The four-year tentative agreement that was rejected included increases of 1.5 per cent per year, for the next four years but the employer refused to move on providing any sick days for workers, despite the fact that managers at Irving Shipbuilding are entitled to paid sick leave.
Unifor MWF 1 has served the employer with 48-hour strike notice on behalf of members who proudly build Canadian Navy vessels as part of a multi-billion-dollar federal contract awarded to the Halifax Shipyard in 2011.
“Obviously our members have been frustrated, and we have seen unacceptable levels of workers being disciplined needlessly, and what was on the table in the tentative settlement did not go far enough to address the members’ issues in the workplace,” said Adam Hersey, Business Agent for Unifor Local MWF 1, which represents more than 800 shipyard workers.

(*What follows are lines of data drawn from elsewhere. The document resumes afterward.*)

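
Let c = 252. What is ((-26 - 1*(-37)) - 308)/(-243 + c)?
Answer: -33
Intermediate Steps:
((-26 - 1*(-37)) - 308)/(-243 + c) = ((-26 - 1*(-37)) - 308)/(-243 + 252) = ((-26 + 37) - 308)/9 = (11 - 308)*(⅑) = -297*⅑ = -33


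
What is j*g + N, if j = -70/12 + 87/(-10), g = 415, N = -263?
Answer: -18883/3 ≈ -6294.3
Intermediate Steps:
j = -218/15 (j = -70*1/12 + 87*(-1/10) = -35/6 - 87/10 = -218/15 ≈ -14.533)
j*g + N = -218/15*415 - 263 = -18094/3 - 263 = -18883/3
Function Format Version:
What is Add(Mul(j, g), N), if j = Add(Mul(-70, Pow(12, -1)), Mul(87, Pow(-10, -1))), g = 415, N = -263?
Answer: Rational(-18883, 3) ≈ -6294.3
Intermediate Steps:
j = Rational(-218, 15) (j = Add(Mul(-70, Rational(1, 12)), Mul(87, Rational(-1, 10))) = Add(Rational(-35, 6), Rational(-87, 10)) = Rational(-218, 15) ≈ -14.533)
Add(Mul(j, g), N) = Add(Mul(Rational(-218, 15), 415), -263) = Add(Rational(-18094, 3), -263) = Rational(-18883, 3)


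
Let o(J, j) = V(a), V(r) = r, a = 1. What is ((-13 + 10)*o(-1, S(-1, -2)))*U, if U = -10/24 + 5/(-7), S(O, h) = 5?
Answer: 95/28 ≈ 3.3929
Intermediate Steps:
o(J, j) = 1
U = -95/84 (U = -10*1/24 + 5*(-⅐) = -5/12 - 5/7 = -95/84 ≈ -1.1310)
((-13 + 10)*o(-1, S(-1, -2)))*U = ((-13 + 10)*1)*(-95/84) = -3*1*(-95/84) = -3*(-95/84) = 95/28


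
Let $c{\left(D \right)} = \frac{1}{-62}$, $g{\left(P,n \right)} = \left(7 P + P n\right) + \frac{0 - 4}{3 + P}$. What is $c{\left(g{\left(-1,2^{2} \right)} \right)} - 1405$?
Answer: $- \frac{87111}{62} \approx -1405.0$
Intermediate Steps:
$g{\left(P,n \right)} = - \frac{4}{3 + P} + 7 P + P n$ ($g{\left(P,n \right)} = \left(7 P + P n\right) - \frac{4}{3 + P} = - \frac{4}{3 + P} + 7 P + P n$)
$c{\left(D \right)} = - \frac{1}{62}$
$c{\left(g{\left(-1,2^{2} \right)} \right)} - 1405 = - \frac{1}{62} - 1405 = - \frac{87111}{62}$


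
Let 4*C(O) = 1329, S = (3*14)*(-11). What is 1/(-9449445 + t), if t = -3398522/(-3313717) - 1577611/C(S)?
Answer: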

Hersey said the bargaining committee negotiated the best deal they could achieve with Irving Shipbuilding, short of going on strike.
Now, picket lines are expected to go up Saturday at 9:00 am and Hersey, the union’s spokesperson will be available for further comment, on Barrington Street, Halifax outside the shipyard.
Unifor is Canada’s largest union in the private sector, representing 315,000 workers in every major area of the economy. The union advocates for all working people and their rights, fights for equality and social justice in Canada and abroad, and strives to create progressive change for a better future.